Rechtsprechung / Landgericht Hamburg
Landgericht Hamburg Versäumnisurteil vom 29.09.2015 – 314 O 134/15
Gründe
1. Die Beklagte zu 1.) wird verurteilt, der Klägerin die Verpfändungserklärung über die Versicherung mit der Versicherungsnummer 8...9, bestehend bei der V. B. Lebensversicherung a.G., < Anschrift entfernt > in (PLZ) D., im Original herauszugeben.
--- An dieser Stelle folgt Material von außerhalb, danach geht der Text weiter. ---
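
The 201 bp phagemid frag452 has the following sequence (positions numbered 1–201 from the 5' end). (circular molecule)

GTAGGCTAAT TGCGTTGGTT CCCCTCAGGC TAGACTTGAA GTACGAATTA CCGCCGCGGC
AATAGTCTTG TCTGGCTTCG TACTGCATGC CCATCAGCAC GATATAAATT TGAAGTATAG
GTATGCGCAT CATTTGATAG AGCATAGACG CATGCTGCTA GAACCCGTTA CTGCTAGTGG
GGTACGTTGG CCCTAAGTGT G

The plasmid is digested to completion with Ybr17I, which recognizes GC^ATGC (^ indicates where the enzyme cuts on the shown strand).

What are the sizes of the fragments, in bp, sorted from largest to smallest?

136, 65 bp

Ybr17I sites (GCATGC) start at positions 85, 150.
Ybr17I cuts after base 2 of each site, so after positions 86, 151.
Circular molecule, 2 cuts → 2 fragments:
  87–151 → 65 bp
  152–201 then 1–86 → 50 + 86 = 136 bp
Sorted largest to smallest: 136, 65 bp.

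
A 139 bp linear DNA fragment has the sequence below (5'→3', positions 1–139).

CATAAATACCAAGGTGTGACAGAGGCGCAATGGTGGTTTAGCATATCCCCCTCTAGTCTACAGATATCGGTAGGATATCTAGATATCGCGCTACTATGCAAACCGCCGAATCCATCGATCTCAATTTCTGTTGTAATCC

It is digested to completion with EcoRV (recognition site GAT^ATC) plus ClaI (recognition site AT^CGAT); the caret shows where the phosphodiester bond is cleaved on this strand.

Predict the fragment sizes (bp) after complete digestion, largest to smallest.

65, 31, 24, 11, 8 bp

EcoRV sites (GATATC) start at positions 63, 74, 82.
EcoRV cuts after base 3 of each site, so after positions 65, 76, 84.
The ClaI site (ATCGAT) starts at position 114.
ClaI cuts after base 2 of each site, so after position 115.
Combined cut positions: 65, 76, 84, 115.
Linear molecule, 4 cuts → 5 fragments:
  1–65 → 65 bp
  66–76 → 11 bp
  77–84 → 8 bp
  85–115 → 31 bp
  116–139 → 24 bp
Sorted largest to smallest: 65, 31, 24, 11, 8 bp.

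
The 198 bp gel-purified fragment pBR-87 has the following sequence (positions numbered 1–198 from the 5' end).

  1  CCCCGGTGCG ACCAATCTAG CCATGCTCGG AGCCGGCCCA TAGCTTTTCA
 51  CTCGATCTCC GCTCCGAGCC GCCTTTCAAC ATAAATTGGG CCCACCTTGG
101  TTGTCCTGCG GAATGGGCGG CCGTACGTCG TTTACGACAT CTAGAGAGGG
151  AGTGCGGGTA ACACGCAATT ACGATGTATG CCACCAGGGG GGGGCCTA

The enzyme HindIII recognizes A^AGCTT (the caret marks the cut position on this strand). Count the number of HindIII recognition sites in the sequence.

0

No occurrence of AAGCTT is present in the sequence.
HindIII does not cut: 0 sites.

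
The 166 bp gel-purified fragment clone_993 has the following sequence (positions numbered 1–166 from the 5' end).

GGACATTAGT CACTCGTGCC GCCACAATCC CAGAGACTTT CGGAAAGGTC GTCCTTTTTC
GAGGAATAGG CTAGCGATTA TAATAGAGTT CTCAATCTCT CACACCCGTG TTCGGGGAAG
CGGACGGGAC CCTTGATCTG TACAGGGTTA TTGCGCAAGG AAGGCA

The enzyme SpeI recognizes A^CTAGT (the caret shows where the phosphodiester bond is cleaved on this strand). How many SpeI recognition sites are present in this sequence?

0

No occurrence of ACTAGT is present in the sequence.
SpeI does not cut: 0 sites.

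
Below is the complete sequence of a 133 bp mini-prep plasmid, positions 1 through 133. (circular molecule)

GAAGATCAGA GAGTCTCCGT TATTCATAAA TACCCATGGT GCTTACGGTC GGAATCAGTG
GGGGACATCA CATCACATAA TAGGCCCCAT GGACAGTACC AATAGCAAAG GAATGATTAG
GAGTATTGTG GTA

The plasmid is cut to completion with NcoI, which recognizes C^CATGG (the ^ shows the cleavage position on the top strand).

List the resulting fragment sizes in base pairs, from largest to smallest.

NcoI sites (CCATGG) start at positions 34, 87.
NcoI cuts after the first base of each site, so after positions 34, 87.
Circular molecule, 2 cuts → 2 fragments:
  35–87 → 53 bp
  88–133 then 1–34 → 46 + 34 = 80 bp
Sorted largest to smallest: 80, 53 bp.

80, 53 bp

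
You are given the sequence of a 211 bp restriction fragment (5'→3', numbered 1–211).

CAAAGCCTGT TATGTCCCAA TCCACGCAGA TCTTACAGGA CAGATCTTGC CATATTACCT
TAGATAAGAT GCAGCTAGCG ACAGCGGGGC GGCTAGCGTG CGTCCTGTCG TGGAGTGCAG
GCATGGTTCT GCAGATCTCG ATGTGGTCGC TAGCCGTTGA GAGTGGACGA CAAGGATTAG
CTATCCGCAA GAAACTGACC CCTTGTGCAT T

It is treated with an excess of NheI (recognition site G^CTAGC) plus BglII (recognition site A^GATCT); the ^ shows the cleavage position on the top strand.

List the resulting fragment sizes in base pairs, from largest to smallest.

NheI sites (GCTAGC) start at positions 74, 92, 149.
NheI cuts after the first base of each site, so after positions 74, 92, 149.
BglII sites (AGATCT) start at positions 28, 42, 133.
BglII cuts after the first base of each site, so after positions 28, 42, 133.
Combined cut positions: 28, 42, 74, 92, 133, 149.
Linear molecule, 6 cuts → 7 fragments:
  1–28 → 28 bp
  29–42 → 14 bp
  43–74 → 32 bp
  75–92 → 18 bp
  93–133 → 41 bp
  134–149 → 16 bp
  150–211 → 62 bp
Sorted largest to smallest: 62, 41, 32, 28, 18, 16, 14 bp.

62, 41, 32, 28, 18, 16, 14 bp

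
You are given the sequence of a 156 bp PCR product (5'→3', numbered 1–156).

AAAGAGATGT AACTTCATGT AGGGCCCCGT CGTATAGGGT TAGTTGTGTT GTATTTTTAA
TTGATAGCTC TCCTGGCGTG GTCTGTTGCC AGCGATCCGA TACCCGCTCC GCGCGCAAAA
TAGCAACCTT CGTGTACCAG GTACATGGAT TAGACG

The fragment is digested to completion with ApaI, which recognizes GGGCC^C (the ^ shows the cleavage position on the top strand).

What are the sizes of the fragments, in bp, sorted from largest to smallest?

The ApaI site (GGGCCC) starts at position 22.
ApaI cuts after base 5 of each site (before the last base), so after position 26.
Linear molecule, 1 cut → 2 fragments:
  1–26 → 26 bp
  27–156 → 130 bp
Sorted largest to smallest: 130, 26 bp.

130, 26 bp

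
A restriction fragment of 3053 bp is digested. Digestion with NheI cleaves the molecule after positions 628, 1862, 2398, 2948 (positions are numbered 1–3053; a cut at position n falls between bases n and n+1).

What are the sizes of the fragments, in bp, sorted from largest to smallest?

Linear molecule, 4 cuts → 5 fragments:
  628 − 0 = 628 bp
  1862 − 628 = 1234 bp
  2398 − 1862 = 536 bp
  2948 − 2398 = 550 bp
  3053 − 2948 = 105 bp
Sorted largest to smallest: 1234, 628, 550, 536, 105 bp.

1234, 628, 550, 536, 105 bp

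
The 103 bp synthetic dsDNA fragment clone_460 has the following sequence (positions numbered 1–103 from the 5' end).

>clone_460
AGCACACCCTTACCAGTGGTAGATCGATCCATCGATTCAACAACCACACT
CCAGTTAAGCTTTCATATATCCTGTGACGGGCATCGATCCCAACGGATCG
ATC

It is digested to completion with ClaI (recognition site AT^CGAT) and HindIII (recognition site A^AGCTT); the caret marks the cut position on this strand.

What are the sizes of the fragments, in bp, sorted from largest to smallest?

ClaI sites (ATCGAT) start at positions 23, 31, 83, 97.
ClaI cuts after base 2 of each site, so after positions 24, 32, 84, 98.
The HindIII site (AAGCTT) starts at position 57.
HindIII cuts after the first base of each site, so after position 57.
Combined cut positions: 24, 32, 57, 84, 98.
Linear molecule, 5 cuts → 6 fragments:
  1–24 → 24 bp
  25–32 → 8 bp
  33–57 → 25 bp
  58–84 → 27 bp
  85–98 → 14 bp
  99–103 → 5 bp
Sorted largest to smallest: 27, 25, 24, 14, 8, 5 bp.

27, 25, 24, 14, 8, 5 bp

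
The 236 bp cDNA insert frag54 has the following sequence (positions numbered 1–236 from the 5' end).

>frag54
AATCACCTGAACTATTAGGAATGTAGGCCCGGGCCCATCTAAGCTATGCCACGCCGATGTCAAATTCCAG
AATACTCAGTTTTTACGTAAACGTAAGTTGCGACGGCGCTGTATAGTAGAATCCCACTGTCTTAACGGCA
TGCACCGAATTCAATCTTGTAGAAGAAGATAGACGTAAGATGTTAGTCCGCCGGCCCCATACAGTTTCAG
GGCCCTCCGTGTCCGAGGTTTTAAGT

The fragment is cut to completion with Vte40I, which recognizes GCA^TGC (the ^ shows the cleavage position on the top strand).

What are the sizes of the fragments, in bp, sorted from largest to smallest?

140, 96 bp

The Vte40I site (GCATGC) starts at position 138.
Vte40I cuts after base 3 of each site, so after position 140.
Linear molecule, 1 cut → 2 fragments:
  1–140 → 140 bp
  141–236 → 96 bp
Sorted largest to smallest: 140, 96 bp.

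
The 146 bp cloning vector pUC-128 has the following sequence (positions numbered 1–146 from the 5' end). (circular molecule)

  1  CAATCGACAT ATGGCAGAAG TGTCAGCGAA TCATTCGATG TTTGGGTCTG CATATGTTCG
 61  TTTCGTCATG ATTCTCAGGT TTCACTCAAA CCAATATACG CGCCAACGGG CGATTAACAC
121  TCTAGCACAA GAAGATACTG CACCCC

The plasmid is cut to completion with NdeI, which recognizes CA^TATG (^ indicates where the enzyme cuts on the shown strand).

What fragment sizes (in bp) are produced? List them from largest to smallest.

103, 43 bp

NdeI sites (CATATG) start at positions 8, 51.
NdeI cuts after base 2 of each site, so after positions 9, 52.
Circular molecule, 2 cuts → 2 fragments:
  10–52 → 43 bp
  53–146 then 1–9 → 94 + 9 = 103 bp
Sorted largest to smallest: 103, 43 bp.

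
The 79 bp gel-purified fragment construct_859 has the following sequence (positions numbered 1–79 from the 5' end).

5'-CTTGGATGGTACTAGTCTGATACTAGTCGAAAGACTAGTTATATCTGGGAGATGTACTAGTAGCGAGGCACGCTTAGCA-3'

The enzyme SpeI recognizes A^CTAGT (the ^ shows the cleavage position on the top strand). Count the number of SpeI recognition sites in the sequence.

ACTAGT occurs starting at positions 11, 22, 34, 56.
SpeI cuts at 4 sites.

4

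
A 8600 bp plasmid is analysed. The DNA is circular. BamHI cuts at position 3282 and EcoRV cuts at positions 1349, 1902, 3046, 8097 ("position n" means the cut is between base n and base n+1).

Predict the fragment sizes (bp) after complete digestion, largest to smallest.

Combined cut positions (sorted): 1349, 1902, 3046, 3282, 8097.
Circular molecule, 5 cuts → 5 fragments:
  1902 − 1349 = 553 bp
  3046 − 1902 = 1144 bp
  3282 − 3046 = 236 bp
  8097 − 3282 = 4815 bp
  wrap: 8600 − 8097 + 1349 = 1852 bp
Sorted largest to smallest: 4815, 1852, 1144, 553, 236 bp.

4815, 1852, 1144, 553, 236 bp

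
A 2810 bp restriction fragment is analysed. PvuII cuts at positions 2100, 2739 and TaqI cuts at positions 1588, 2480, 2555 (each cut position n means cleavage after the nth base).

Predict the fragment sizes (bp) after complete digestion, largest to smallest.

1588, 512, 380, 184, 75, 71 bp

Combined cut positions (sorted): 1588, 2100, 2480, 2555, 2739.
Linear molecule, 5 cuts → 6 fragments:
  1588 − 0 = 1588 bp
  2100 − 1588 = 512 bp
  2480 − 2100 = 380 bp
  2555 − 2480 = 75 bp
  2739 − 2555 = 184 bp
  2810 − 2739 = 71 bp
Sorted largest to smallest: 1588, 512, 380, 184, 75, 71 bp.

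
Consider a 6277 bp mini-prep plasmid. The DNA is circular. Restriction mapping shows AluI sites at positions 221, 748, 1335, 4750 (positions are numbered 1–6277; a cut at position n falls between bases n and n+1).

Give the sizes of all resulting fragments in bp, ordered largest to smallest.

Circular molecule, 4 cuts → 4 fragments:
  748 − 221 = 527 bp
  1335 − 748 = 587 bp
  4750 − 1335 = 3415 bp
  wrap: 6277 − 4750 + 221 = 1748 bp
Sorted largest to smallest: 3415, 1748, 587, 527 bp.

3415, 1748, 587, 527 bp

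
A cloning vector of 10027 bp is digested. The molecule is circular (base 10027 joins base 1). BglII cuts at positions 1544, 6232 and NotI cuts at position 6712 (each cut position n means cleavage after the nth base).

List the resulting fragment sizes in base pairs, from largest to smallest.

Combined cut positions (sorted): 1544, 6232, 6712.
Circular molecule, 3 cuts → 3 fragments:
  6232 − 1544 = 4688 bp
  6712 − 6232 = 480 bp
  wrap: 10027 − 6712 + 1544 = 4859 bp
Sorted largest to smallest: 4859, 4688, 480 bp.

4859, 4688, 480 bp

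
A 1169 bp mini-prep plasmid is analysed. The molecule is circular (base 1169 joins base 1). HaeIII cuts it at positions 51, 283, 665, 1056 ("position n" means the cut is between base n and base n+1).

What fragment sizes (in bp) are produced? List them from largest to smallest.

Circular molecule, 4 cuts → 4 fragments:
  283 − 51 = 232 bp
  665 − 283 = 382 bp
  1056 − 665 = 391 bp
  wrap: 1169 − 1056 + 51 = 164 bp
Sorted largest to smallest: 391, 382, 232, 164 bp.

391, 382, 232, 164 bp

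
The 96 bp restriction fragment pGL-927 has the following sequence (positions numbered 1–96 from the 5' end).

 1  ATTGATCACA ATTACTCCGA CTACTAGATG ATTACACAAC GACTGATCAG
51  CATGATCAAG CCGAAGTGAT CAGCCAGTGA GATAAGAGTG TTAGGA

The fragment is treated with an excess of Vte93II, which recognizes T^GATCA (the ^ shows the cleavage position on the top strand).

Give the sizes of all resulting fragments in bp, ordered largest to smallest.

Vte93II sites (TGATCA) start at positions 3, 44, 53, 67.
Vte93II cuts after the first base of each site, so after positions 3, 44, 53, 67.
Linear molecule, 4 cuts → 5 fragments:
  1–3 → 3 bp
  4–44 → 41 bp
  45–53 → 9 bp
  54–67 → 14 bp
  68–96 → 29 bp
Sorted largest to smallest: 41, 29, 14, 9, 3 bp.

41, 29, 14, 9, 3 bp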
2. Die Beklagte zu 1.) wird verurteilt, den Versicherungsschein zu der in Ziffer 1 genannten Versicherungsnummer, welche die Beklagte zu 1.) verwahrt, an die Klägerin im Original herauszugeben.
3. Die Beklagte zu 1.) wird verurteilt, die Rückdeckungsversicherung mit der in Ziffer 1 genannten Versicherungsnummer bei dem in Ziffer 1 genannten Versicherer für einen anderen Durchführungsweg, nach Wahl der Klägerin freizugeben (Versicherungsnehmerwechsel).
4. Die Beklagten werden gesamtschuldnerisch verurteilt, an die Klägerin einen Betrag in Höhe von 6.135,50 € zuzüglich Zinsen in Höhe von 5 % - Punkten über dem jeweiligen Basiszinssatz seit 31.07.2015 zu zahlen.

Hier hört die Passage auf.